6周目 9月21日(火) 午後10時30分 島津政信
『ガチャ』
琢磨の部屋に着く。ワンルームの部屋で、家具はテレビとベッドとローテーブルで意外にすっきりしている。
琢磨が先に入って俺は玄関で立っていた。
「お前の服を探すからちょっと待っててくれよ」
ガサガサとクローゼットを探す音がする。
「スマン、ちょっと時間かかるから中に入ってテレビでも点けて適当に食べててくれよ」
(そうだ、コンビニでご飯買ったんだった)
俺は仕方なくラグに座って、買ってきたパンを食べながら待つ。もう10時半か。
「おおっ、あったぞ…だけど、これじゃ、今とあんまり変わらねえな」
そう言って琢磨が出してきた服はタンクトップだった。
「ちょっと待っててくれよ、確か長袖があったんだ」
『グゥ、キュルル』
琢磨の腹から音がする。
「ああ、腹減っちまったな。オレも服を探す前に食っていいか?」
(まあ、仕方ないな。俺だけ食ってるのも申し訳ないし)
「うん。いいよ」
俺がそう言うと琢磨もコンビニ弁当と缶ビールなどを取り出して食べ始める。
テレビではお笑いタレントが何かしてみんなで笑っている。
「ははははっ」
琢磨が笑ってビールを飲む。
(いつになったら服を探すんだろう)
俺の考えとは裏腹になかなか琢磨は立ち上がらなかった。
「なあ、お前もちょっと飲んだらどうだ?」
「いや、私はいいよ」
「前まではお前めちゃくちゃ飲んでたのに?なんかお前変わったよな。喋り方もそうだけど…実は双子?なんてな」
琢磨がおどけたように言ったが、その目は笑っていなかった。観察するような目が俺を見る。

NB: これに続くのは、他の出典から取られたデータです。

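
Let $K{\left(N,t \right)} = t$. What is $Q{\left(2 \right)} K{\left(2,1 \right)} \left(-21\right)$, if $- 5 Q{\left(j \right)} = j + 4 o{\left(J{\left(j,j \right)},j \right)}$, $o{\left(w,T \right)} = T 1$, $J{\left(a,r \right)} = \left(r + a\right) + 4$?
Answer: $42$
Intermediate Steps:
$J{\left(a,r \right)} = 4 + a + r$ ($J{\left(a,r \right)} = \left(a + r\right) + 4 = 4 + a + r$)
$o{\left(w,T \right)} = T$
$Q{\left(j \right)} = - j$ ($Q{\left(j \right)} = - \frac{j + 4 j}{5} = - \frac{5 j}{5} = - j$)
$Q{\left(2 \right)} K{\left(2,1 \right)} \left(-21\right) = \left(-1\right) 2 \cdot 1 \left(-21\right) = \left(-2\right) 1 \left(-21\right) = \left(-2\right) \left(-21\right) = 42$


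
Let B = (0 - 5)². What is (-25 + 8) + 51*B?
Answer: 1258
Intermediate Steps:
B = 25 (B = (-5)² = 25)
(-25 + 8) + 51*B = (-25 + 8) + 51*25 = -17 + 1275 = 1258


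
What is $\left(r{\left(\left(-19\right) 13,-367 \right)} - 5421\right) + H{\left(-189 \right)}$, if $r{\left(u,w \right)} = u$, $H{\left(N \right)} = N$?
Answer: $-5857$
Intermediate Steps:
$\left(r{\left(\left(-19\right) 13,-367 \right)} - 5421\right) + H{\left(-189 \right)} = \left(\left(-19\right) 13 - 5421\right) - 189 = \left(-247 - 5421\right) - 189 = -5668 - 189 = -5857$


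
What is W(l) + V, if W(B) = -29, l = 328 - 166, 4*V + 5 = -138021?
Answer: -69071/2 ≈ -34536.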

(ひょっとして俺が高樹じゃないって疑ってるのか…?だとしたら少しは飲まないと…)
「う、うん、じゃあ今日はちょっとだけね」
「よーし、コップ出すわ」
琢磨が立ち上がって準備を始めた。
(俺、酒なんて正月の日本酒をお猪口一杯飲むくらいのもんだからなあ。飲めるのかなあ)

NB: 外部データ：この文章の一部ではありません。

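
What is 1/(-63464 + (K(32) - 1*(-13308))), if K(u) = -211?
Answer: -1/50367 ≈ -1.9854e-5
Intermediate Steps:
1/(-63464 + (K(32) - 1*(-13308))) = 1/(-63464 + (-211 - 1*(-13308))) = 1/(-63464 + (-211 + 13308)) = 1/(-63464 + 13097) = 1/(-50367) = -1/50367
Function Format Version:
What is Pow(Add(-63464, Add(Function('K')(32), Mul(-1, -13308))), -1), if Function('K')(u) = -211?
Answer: Rational(-1, 50367) ≈ -1.9854e-5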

コップに半分くらいカクテルを入れられて俺も一口飲んでみた。
「あっ、…おいしいっ!」
カクテルなんて初めて飲んだけど、こんなジュースみたいな酒があるなんて知らなかった。
「だろ?」
そう言って琢磨は二本目のビールを開ける。
最初はきちんと正座していたのがだんだん崩れてお尻をペタンと床につけて座っている。
(ちょっと琢磨のペースに乗せられて飲み過ぎたかな?体が熱い。)
手でパタパタ顔を扇いでいると
「ん?暑いなら上脱いだら良いんじゃね?」
ほろ酔いの目つきで琢磨が言う。
「…ん」
俺はぼんやりとパーカーを脱いだ。
その一部始終を琢磨が濁った眼でジッと見ている事にも気づかずキャミソール姿になる。
それから、またしばらく琢磨はビールを飲み、俺はちびちびとカクテルを飲み続けた。
(なんだか楽しい。大人が酒を飲む理由がちょっと分かったかも…)
フワフワしたいい気分で、俺はテレビを見て笑っていた。
「ん?」
一緒にテレビを見ていた琢磨がそう言って琢磨が俺のグラスを見る。
「なあ、コップ空じゃん」
確かにさっき最後の一口を飲んでコップの中は空になっている。
「うん。でも、もういいよぉ」
「そんなこと言わずに、もう少しだけ残ってる分だけでもさっ」
そう言われて見てみると、琢磨の持つ瓶には、あとコップに半分くらい残っている。
「んん…でもぉ…いいよぉっ、これ以上飲んだら酔っ払っちゃうからぁ」
そう言って立ち上がろうとしたらフラフラっとする。
「おっと」
琢磨が体を支えてくれた。ちょうど胸のあたりに手が当たっていたが、俺は酔っ払っていて気が付かなかった。
「大丈夫か?」
「んっと…だいじょうぶ…あっ」
『どさっ』
琢磨の力が弱まってベッドに座り込んでしまう。尻が沈み込んでバランスを崩すとマットに背中から転がる。
「なっ、ちょっと酔を覚まさないと帰れないだろ?」
「ん…そう…だね…」
俺はスカートとキャミソールがずり上がって、琢磨が素肌をジッと見ていることにも気づかずにくるくる回る景色を楽しんでいた。